Family history of various kidney diseases and related medical associations may also be an indicator of GCKD and help with the diagnosis.

== Treatment ==

There are various treatment methods available and they vary case to case.

Below are the known treatment methods at this time:
- Anti-hypertensive drug: used to treat the high blood pressure
- Diabetes management (if applicable): which involves exercising regularly, eating right, and keeping track of ones numbers
- Surgery, if necessary because of anatomical abnormality, and to drain cysts
- Diet changes to reduce the amount of phosphate, protein, sodium, acid, and sugar intake
- Blood pressure medication
- Dialysis can help to support the damaged kidney if the case is severe enough
- Other treatment methods are unknown at this time

== Prognosis ==

There are no specific studies done on Life Expectancy or statistical information for the prognosis of GCKD. For other kidneys diseases depending on degree the prognosis is generally positive. Life span may be shortened but that has not been proven.

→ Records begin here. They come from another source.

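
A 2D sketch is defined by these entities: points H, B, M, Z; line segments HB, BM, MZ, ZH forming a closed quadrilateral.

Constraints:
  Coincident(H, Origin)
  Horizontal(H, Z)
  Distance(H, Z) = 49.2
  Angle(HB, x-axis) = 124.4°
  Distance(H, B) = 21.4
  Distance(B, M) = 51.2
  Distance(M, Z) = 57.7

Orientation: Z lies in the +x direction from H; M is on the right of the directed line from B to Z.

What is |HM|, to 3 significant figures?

31.8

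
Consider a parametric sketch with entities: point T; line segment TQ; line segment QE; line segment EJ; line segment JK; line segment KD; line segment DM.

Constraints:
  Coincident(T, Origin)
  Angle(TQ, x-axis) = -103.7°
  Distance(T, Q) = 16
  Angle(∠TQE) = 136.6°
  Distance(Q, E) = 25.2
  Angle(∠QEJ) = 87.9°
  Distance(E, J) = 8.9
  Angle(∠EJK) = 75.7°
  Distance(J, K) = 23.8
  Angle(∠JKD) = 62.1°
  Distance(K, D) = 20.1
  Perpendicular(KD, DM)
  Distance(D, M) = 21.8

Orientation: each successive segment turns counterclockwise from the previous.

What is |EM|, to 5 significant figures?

7.1490

T is at the origin; TQ runs at -103.7° with length 16.0, so Q = (-3.7894, -15.545). ∠TQE = 136.6° gives QE at -60.300° from the x-axis; with |QE| = 25.2, E = (8.6961, -37.434). ∠QEJ = 87.9° gives EJ at 31.800° from the x-axis; with |EJ| = 8.9, J = (16.260, -32.744). ∠EJK = 75.7° gives JK at 136.10° from the x-axis; with |JK| = 23.8, K = (-0.88892, -16.241). ∠JKD = 62.1° gives KD at -106.00° from the x-axis; with |KD| = 20.1, D = (-6.4292, -35.563). KD ⟂ DM, so DM runs at -16.000°; with |DM| = 21.8, M = (14.526, -41.572). Then |EM| = |M − E| = 7.1490.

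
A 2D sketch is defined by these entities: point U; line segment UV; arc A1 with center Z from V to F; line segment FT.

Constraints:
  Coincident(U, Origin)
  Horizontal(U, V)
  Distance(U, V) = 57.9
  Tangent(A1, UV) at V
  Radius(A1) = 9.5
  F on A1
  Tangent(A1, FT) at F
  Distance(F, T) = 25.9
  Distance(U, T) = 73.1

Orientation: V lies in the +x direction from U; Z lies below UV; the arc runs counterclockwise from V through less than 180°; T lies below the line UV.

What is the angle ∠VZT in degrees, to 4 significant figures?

168.7°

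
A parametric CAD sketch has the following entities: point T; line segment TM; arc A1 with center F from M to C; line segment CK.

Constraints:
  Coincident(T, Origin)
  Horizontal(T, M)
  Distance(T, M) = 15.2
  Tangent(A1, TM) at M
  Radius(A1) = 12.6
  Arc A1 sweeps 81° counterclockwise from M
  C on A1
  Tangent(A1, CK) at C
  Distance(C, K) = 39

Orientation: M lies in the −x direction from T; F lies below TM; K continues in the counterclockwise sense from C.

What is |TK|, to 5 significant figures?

59.619

T is at the origin; T and M share the same y with |TM| = 15.2 and M on the −x side, so M = (-15.200, 0.0000). The tangent condition forces FM to be normal to TM, so F = M + (0, -12.6) = (-15.200, -12.600). On A1, M sits at bearing 90° from F; an 81° counterclockwise sweep puts C at bearing 171°, so C = F + 12.6·(cos 171°, sin 171°) = (-27.645, -10.629). Tangency of A1 to CK means the radius FC is perpendicular to CK, so CK runs along (−sin 171°, cos 171°); with |CK| = 39.0, K = (-33.746, -49.149). Then |TK| = |K − T| = 59.619.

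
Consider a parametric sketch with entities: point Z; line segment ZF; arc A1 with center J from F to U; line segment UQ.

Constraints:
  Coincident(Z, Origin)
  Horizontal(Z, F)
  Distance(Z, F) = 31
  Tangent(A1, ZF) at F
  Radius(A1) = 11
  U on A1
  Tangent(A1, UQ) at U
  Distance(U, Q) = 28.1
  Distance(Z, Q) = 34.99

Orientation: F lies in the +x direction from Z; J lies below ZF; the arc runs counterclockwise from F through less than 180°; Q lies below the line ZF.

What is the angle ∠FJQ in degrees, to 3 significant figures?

138°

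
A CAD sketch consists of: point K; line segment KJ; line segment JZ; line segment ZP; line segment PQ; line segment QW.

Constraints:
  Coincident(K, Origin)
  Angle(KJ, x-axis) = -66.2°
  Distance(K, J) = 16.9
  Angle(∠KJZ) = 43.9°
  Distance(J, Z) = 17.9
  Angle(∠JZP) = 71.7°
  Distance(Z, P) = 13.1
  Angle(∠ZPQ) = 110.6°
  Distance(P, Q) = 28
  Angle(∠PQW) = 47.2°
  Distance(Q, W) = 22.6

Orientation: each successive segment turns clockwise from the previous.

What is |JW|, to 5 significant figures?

3.6566

K is at the origin; KJ runs at -66.2° with length 16.9, so J = (6.8199, -15.463). ∠KJZ = 43.9° gives JZ at 157.70° from the x-axis; with |JZ| = 17.9, Z = (-9.7413, -8.6706). ∠JZP = 71.7° gives ZP at 49.400° from the x-axis; with |ZP| = 13.1, P = (-1.2162, 1.2759). ∠ZPQ = 110.6° gives PQ at -20.000° from the x-axis; with |PQ| = 28.0, Q = (25.095, -8.3007). ∠PQW = 47.2° gives QW at -152.80° from the x-axis; with |QW| = 22.6, W = (4.9944, -18.631). Then |JW| = |W − J| = 3.6566.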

Most likely patients with GCKD will be on close watch and have a regimented diet.

== Epidemiology ==

GCKD is rare and there have not been many cases reported. Age of onset can happen anytime although it is more common in infants and young children. For most chronic kidney disease cases, women live longer than men.

== Research directions ==

There is much need for further research in many aspects of GCKD. Specific mechanism and physiology for development of the disease needs more clarity. The developmental genes with roles in GCKD must be clarified. Treatment plans need to be tested and implemented specifically for GCKD. More statistics need to be collected as this emerging disease becomes more well known.